US 12,380,689 B2
Managing occlusion in Siamese tracking using structured dropouts
Deepak Kumar Gupta, Amsterdam (NL); Efstratios Gavves, Amsterdam (NL); and Arnold Wilhelmus Maria Smeulders, Amsterdam (NL)
Assigned to QUALCOMM Incorporated, San Diego, CA (US)
Appl. No. 17/794,555
Filed by QUALCOMM Technologies, Inc., San Diego, CA (US)
PCT Filed Mar. 18, 2021, PCT No. PCT/US2021/023045
§ 371(c)(1), (2) Date Jul. 21, 2022,
PCT Pub. No. WO2021/188843, PCT Pub. Date Sep. 23, 2021.
Claims priority of application No. 20200100142 (GR), filed on Mar. 18, 2020.
Prior Publication US 2023/0070439 A1, Mar. 9, 2023
Int. Cl. G06V 10/82 (2022.01); G06T 5/20 (2006.01); G06T 7/73 (2017.01)

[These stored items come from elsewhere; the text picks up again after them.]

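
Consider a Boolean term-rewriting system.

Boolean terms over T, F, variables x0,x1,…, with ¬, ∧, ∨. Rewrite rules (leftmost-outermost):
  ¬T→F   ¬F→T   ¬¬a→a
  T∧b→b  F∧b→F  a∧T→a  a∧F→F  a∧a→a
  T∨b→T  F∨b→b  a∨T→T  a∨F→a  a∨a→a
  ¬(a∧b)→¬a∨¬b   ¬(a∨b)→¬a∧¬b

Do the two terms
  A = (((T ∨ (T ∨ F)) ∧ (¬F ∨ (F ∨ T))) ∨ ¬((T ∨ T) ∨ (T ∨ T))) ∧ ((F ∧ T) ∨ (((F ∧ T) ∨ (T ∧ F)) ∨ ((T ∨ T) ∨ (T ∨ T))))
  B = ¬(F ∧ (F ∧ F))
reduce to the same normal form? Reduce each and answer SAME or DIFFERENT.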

CPC G06V 10/82 (2022.01) [G06T 5/20 (2013.01); G06T 7/73 (2017.01); G06T 2207/20076 (2013.01); G06T 2207/20084 (2013.01)] 28 Claims
OG exemplary drawing
 
1. A method, comprising:
receiving a target image of an object of interest;
extracting latent space features of the target image;
modifying the latent space features of the target image at a forward pass of a neural network using a structured dropout to model one or more appearance variations of the target image;
predicting, at the forward pass, a location of the object of interest in a search image based on the modified latent space features; and
identifying the location of the object of interest by aggregating predicted locations from the forward pass.